Capture1



Logging and Capturing Strategies

Getting video footage off your tapes and into your nonlinear editor


This article was adapted from Final Cut Pro 2 Editing Workshop, written in December 2001, and originally published in DV magazine. 

Before you can cut video on any nonlinear editing system, you have to get your material into your computer. The logging process can seem mysterious and boring, a combination that leads some producers to give it as little attention as possible. But it’s the first crucial step in editing a project.

Whether you’re working with analog or digital material, the logging process can be time consuming, but is rarely difficult. However, the strategy you use to get your material onto your hard drives will affect how you edit.

If the material is digital you usually simply capture the video, essentially copying from your tape onto your hard drive. If the material is analog, you usually have more options because you often can pick your data rate, and consequently your file size.

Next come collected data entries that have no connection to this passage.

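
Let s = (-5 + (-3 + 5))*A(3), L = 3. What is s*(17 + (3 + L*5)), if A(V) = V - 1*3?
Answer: 0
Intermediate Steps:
A(V) = -3 + V (A(V) = V - 3 = -3 + V)
s = 0 (s = (-5 + (-3 + 5))*(-3 + 3) = (-5 + 2)*0 = -3*0 = 0)
s*(17 + (3 + L*5)) = 0*(17 + (3 + 3*5)) = 0*(17 + (3 + 15)) = 0*(17 + 18) = 0*35 = 0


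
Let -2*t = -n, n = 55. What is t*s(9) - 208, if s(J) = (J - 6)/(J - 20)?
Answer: -431/2 ≈ -215.50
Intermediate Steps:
t = 55/2 (t = -(-1)*55/2 = -½*(-55) = 55/2 ≈ 27.500)
s(J) = (-6 + J)/(-20 + J)
t*s(9) - 208 = 55*((-6 + 9)/(-20 + 9))/2 - 208 = 55*(3/(-11))/2 - 208 = 55*(-1/11*3)/2 - 208 = (55/2)*(-3/11) - 208 = -15/2 - 208 = -431/2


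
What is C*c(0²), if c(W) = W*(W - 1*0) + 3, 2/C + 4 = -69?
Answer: -6/73 ≈ -0.082192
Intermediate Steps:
C = -2/73 (C = 2/(-4 - 69) = 2/(-73) = 2*(-1/73) = -2/73 ≈ -0.027397)
c(W) = 3 + W² (c(W) = W*(W + 0) + 3 = W*W + 3 = W² + 3 = 3 + W²)
C*c(0²) = -2*(3 + (0²)²)/73 = -2*(3 + 0²)/73 = -2*(3 + 0)/73 = -2/73*3 = -6/73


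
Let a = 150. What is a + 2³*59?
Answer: 622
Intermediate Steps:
a + 2³*59 = 150 + 2³*59 = 150 + 8*59 = 150 + 472 = 622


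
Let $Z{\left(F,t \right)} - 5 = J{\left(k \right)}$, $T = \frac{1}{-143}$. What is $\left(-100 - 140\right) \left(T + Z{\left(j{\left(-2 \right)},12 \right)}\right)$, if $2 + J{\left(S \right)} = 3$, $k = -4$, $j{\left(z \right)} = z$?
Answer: $- \frac{205680}{143} \approx -1438.3$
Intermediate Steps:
$J{\left(S \right)} = 1$ ($J{\left(S \right)} = -2 + 3 = 1$)
$T = - \frac{1}{143} \approx -0.006993$
$Z{\left(F,t \right)} = 6$ ($Z{\left(F,t \right)} = 5 + 1 = 6$)
$\left(-100 - 140\right) \left(T + Z{\left(j{\left(-2 \right)},12 \right)}\right) = \left(-100 - 140\right) \left(- \frac{1}{143} + 6\right) = \left(-240\right) \frac{857}{143} = - \frac{205680}{143}$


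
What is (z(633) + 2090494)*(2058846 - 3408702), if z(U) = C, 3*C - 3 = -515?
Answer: -2821635493440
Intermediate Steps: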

This is where things start to get interesting.

Let’s first go back a few years, ante-NLE, to the days of linear tape editing. The logging process then of course occurred at a VTR and started with the editor, often with the producer, looking through the material and hand-writing copious notes, all accurately referenced to the tape’s timecode.

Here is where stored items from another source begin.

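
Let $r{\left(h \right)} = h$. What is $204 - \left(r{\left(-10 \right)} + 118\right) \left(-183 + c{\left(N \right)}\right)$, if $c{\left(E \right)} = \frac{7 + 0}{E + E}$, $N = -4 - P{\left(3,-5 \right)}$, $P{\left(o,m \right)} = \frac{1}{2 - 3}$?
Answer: $20094$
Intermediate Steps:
$P{\left(o,m \right)} = -1$ ($P{\left(o,m \right)} = \frac{1}{-1} = -1$)
$N = -3$ ($N = -4 - -1 = -4 + 1 = -3$)
$c{\left(E \right)} = \frac{7}{2 E}$
$204 - \left(r{\left(-10 \right)} + 118\right) \left(-183 + c{\left(N \right)}\right) = 204 - \left(-10 + 118\right) \left(-183 + \frac{7}{2 \left(-3\right)}\right) = 204 - 108 \left(-183 + \frac{7}{2} \left(- \frac{1}{3}\right)\right) = 204 - 108 \left(-183 - \frac{7}{6}\right) = 204 - 108 \left(- \frac{1105}{6}\right) = 204 - -19890 = 204 + 19890 = 20094$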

When NLE systems first became popular, editors and producers naturally emulated their tried and true linear workflow. In those early, but not too distant days, hard drives were relatively small and hideously expensive. So the editor had to judiciously choose footage to load onto the drive. The first step in nonlinear editing was the same as with linear: log those tapes.

But unlike linear, logging for NLE became an integral part of editing methodology. As the logging process moved to the computer it also became a selection process, the first culling of the video, often quite severely, perhaps down to a finished ratio of 10:1. This may seem like a high ratio, but when you start with camera operators shooting cheap videotape, as opposed to expensive film, source-to-final ratios of 50:1 or 100:1 are not unusual. That first culling of footage became a substantial commitment to the direction, focus, and even structure of the final product.